Clearly, it is impracticable to expect the nearly 2 billion people living in poverty to be reached by consultations, online or otherwise. And if not reflected in policies, consultations will be no more than symbolic. A clearer marker would be the inclusion of southern CSOs and social movements working with grassroots constituencies in the official process that continues long after the HLP.
The UN's roadmap for post-2015 outlines a phase to build "intergovernmental consensus" beginning after the UN general assembly in September and continuing until 2015. It is here that the new agenda will be determined. And it is from this process that civil society voices remain marginalised.

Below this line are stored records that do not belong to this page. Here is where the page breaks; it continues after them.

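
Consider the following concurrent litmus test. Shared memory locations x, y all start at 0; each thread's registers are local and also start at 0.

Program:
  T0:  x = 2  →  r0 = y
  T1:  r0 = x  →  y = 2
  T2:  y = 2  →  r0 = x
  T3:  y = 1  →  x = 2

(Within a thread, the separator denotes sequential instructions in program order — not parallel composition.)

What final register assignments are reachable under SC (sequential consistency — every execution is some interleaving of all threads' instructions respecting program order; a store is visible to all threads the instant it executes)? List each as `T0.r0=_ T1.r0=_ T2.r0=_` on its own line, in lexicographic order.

T0.r0=0 T1.r0=0 T2.r0=2
T0.r0=0 T1.r0=2 T2.r0=2
T0.r0=1 T1.r0=0 T2.r0=0
T0.r0=1 T1.r0=0 T2.r0=2
T0.r0=1 T1.r0=2 T2.r0=0
T0.r0=1 T1.r0=2 T2.r0=2
T0.r0=2 T1.r0=0 T2.r0=0
T0.r0=2 T1.r0=0 T2.r0=2
T0.r0=2 T1.r0=2 T2.r0=0
T0.r0=2 T1.r0=2 T2.r0=2

outcome vector order: (T0.r0,T1.r0,T2.r0)
|SC outcomes| = 10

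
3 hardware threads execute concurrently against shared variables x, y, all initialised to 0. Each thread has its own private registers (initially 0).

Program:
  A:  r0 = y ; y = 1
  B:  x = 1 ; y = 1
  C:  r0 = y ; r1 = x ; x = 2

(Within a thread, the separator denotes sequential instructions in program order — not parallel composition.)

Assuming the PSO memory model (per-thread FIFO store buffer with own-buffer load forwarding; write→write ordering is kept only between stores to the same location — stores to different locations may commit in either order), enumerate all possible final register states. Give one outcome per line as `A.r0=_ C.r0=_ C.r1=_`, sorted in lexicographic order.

A.r0=0 C.r0=0 C.r1=0
A.r0=0 C.r0=0 C.r1=1
A.r0=0 C.r0=1 C.r1=0
A.r0=0 C.r0=1 C.r1=1
A.r0=1 C.r0=0 C.r1=0
A.r0=1 C.r0=0 C.r1=1
A.r0=1 C.r0=1 C.r1=0
A.r0=1 C.r0=1 C.r1=1

outcome vector order: (A.r0,C.r0,C.r1)
|PSO outcomes| = 8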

It is because of this that movements such as the Campaign for People's Goals, comprising a diverse group of CSOs, movements and networks from across the south, have arisen not to simply feed into consultations but to wage a campaign including engagement at official meetings and protests to demand government commitments that reflect people's concerns. At the forefront of these are issues including participation, redistribution and human rights, and an overarching assurance of grassroots participation in decision-making.
At the HLP meeting in Monrovia in January, Cameron said pursuing growth superseded tackling inequality. His words were at odds with the call for "socio-economic transformation" in both the official and civil society communiques, and from southern CSOs, which believe it is relentless pursuit of growth through profit that creates and entrenches inequality. A fear for grassroots groups is that if Cameron won't listen to his fellow panel members, will he listen to them?

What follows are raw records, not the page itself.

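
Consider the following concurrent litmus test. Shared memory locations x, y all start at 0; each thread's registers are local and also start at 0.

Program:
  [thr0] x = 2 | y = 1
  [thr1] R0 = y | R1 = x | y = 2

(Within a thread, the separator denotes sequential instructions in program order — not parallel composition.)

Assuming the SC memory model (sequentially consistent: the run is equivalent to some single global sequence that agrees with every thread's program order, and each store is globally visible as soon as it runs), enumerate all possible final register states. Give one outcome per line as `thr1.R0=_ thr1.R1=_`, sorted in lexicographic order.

outcome vector order: (thr1.R0,thr1.R1)
|SC outcomes| = 3

thr1.R0=0 thr1.R1=0
thr1.R0=0 thr1.R1=2
thr1.R0=1 thr1.R1=2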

Rather than inclusion as stakeholders in decision-making processes, the most "civil" of civil society voices are at best tolerated at international conferences. Against such a backdrop, how realistic is it that the grassroots can drive the post-2015 agenda and its anticipated goals? The UK government has not been shy to profess its self-interest in helping developing countries prosper. But the extent to which such governments will relinquish their role in determining the boundaries of that prosperity is questionable, and may largely depend on a global reconstitution of political-economic power.
There is much fanfare on civil society engagement in the post-2015 agenda. But the months to September and beyond will reveal if the next generation of policy will pay more than lip-service to a supposed new era of people-centred international development.